What do you get if you take a canny but inexperienced director, a truly execrable screenwriter, a cast of reasonable actors and EVERY PLOT POINT YOU CAN THINK OF, and put them on the Isle of Man? I didn’t know either, but it turns out you get this. Albatross is a well-meaning film in which a slew of solid performances and an uncompromisingly beautiful aesthetic just about make up for the labyrinthine story and leaden script.

Beth (Jones) is sick of being at home; but until she takes her exams and (hopefully) scurries off to Oxford, she’s stuck behind the desk of the B&B her father Jonathan (Koch) bought twenty years before with the proceeds of his only successful novel. Since then he’s done little but complain about writer’s block and masturbate in the attic, an attitude which does nothing to endear him to Joa (Ormond), his frustrated shrew of a wife. Beth’s got quite used to hiding behind drab clothes and a revision textbook, but when the Cliff House’s newest cleaner arrives for her first shift things start to change.

Emelia Conan-Doyle (Findlay), who opens every conversation with “and yes, I am related to the Sherlock Holmes author”, is cool, confident, hard-living and possessed of a leather jacket – everything, in short, which Beth is not. The two girls strike up an unlikely friendship, and Beth begins to learn to rebel as aspiring writer Emelia relishes being so close to a relatively normal family. However, Beth isn’t the only one to have noticed Emelia’s charms, and Jonathan relishes the prospect of a beautiful and impressionable student to distract him from his literary failures. Could this metaphor be hammered home any more aggressively? EMELIA’S AN ALBATROSS THEY’VE ALL GOT ALBATROSSES LOOK THERE GOES AN ALBATROSS.

Perhaps I’m being unfair; after all, quite a lot of Albatross is thoroughly enjoyable. Aesthetically it’s a rare treat, with a warm and inventive score juxtaposed against the stark outlines of the Isle of Man; this is despite the fact that the film’s not actually set on the Isle of Man or, in fact, any other island, even though at one point Beth very clearly gets on a Megabus which has nowhere to drive but into the sea. Felicity Jones (Chalet Girl, god help us) is charming and totally convincing as nervy intellectual Beth, and both Koch and Ormond deliver as her stressed and miserable parents; Koch is particularly good fun when in sleaze mode, although once you’ve seen one German masturbating you’ve very much seen them all.

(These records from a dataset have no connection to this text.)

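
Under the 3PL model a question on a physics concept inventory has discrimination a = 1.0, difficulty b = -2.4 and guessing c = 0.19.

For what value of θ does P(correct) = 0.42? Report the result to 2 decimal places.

-3.32

P(θ) = c + (1 − c) · 1 / (1 + exp(−a(θ − b)))
Remove guessing floor: (0.42 − 0.19)/(1 − 0.19) = 0.2840
logit = ln(0.2840/0.7160) = -0.9249
θ = b + logit/(a) = -2.4 + (-0.9249)/1.0000 = -3.3249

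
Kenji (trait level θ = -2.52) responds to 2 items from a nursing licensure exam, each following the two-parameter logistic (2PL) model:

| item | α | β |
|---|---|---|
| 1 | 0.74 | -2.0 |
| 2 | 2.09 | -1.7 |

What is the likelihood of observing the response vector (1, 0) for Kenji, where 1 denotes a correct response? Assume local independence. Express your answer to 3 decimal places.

P(θ) = 1 / (1 + exp(−α(θ − β)))
P_1 = 1/(1+e^{0.3848}) = 0.4050
P_2 = 1/(1+e^{1.7138}) = 0.1527
L = P_1 × (1−P_2) = 0.4050 × 0.8473 = 0.34314

0.343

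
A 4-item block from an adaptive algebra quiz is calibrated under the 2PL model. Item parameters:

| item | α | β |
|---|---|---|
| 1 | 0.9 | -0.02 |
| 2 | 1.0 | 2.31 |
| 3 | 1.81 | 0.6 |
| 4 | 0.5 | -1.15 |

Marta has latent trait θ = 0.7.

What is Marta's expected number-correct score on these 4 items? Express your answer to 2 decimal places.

2.08

P(θ) = 1 / (1 + exp(−α(θ − β)))
P_1 = 1/(1+e^{-0.6480}) = 0.6566
P_2 = 1/(1+e^{1.6100}) = 0.1666
P_3 = 1/(1+e^{-0.1810}) = 0.5451
P_4 = 1/(1+e^{-0.9250}) = 0.7161
E[score] = 0.6566 + 0.1666 + 0.5451 + 0.7161 = 2.0843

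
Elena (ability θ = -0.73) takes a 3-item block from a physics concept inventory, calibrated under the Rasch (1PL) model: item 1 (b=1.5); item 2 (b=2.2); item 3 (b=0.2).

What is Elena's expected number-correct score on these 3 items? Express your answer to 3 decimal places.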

Relative newcomer Jessica Brown Findlay (Downton Abbey) was, regrettably, less good, overacting with all her might and doing a series of hammy Gemma Arterton impressions in the hope of nailing that kookily sexy thing that not even Arterton herself has quite got the hang of yet. Mind you, she’d have had a better chance if the script had been less dire; impossibly wooden deliveries from the Department of Emergency Exposition arrived roughly every eight minutes and were unloaded wholesale into the dialogue, wrecking perfectly good scenes with spectacularly stilted exchanges. This wasn’t helped by the fact that literally every minor plot point which could be wedged into the film has been – ailing relative, absent mother, lost ambitions, death of innocence, arbitrary party scene, it’s all there. Things have come to a pretty pass when ‘send the irritating little girl character into shot to ‘charmingly’ articulate what everyone is apparently thinking’ becomes a repeated motif out of sheer necessity.

I honestly did enjoy Albatross – it’s got a handful of great lines, some charming sentiments and a couple of cracking performances – but I will never, ever watch it again. Give it a bash if you fancy a night off from thinking, or simply to keep up with Felicity Jones’ career before it inevitably goes stratospheric in about two years, but don’t expect too much; after all, there isn’t even a symbolic albatross at the end. (Bet it’s on the cutting-room floor, though.)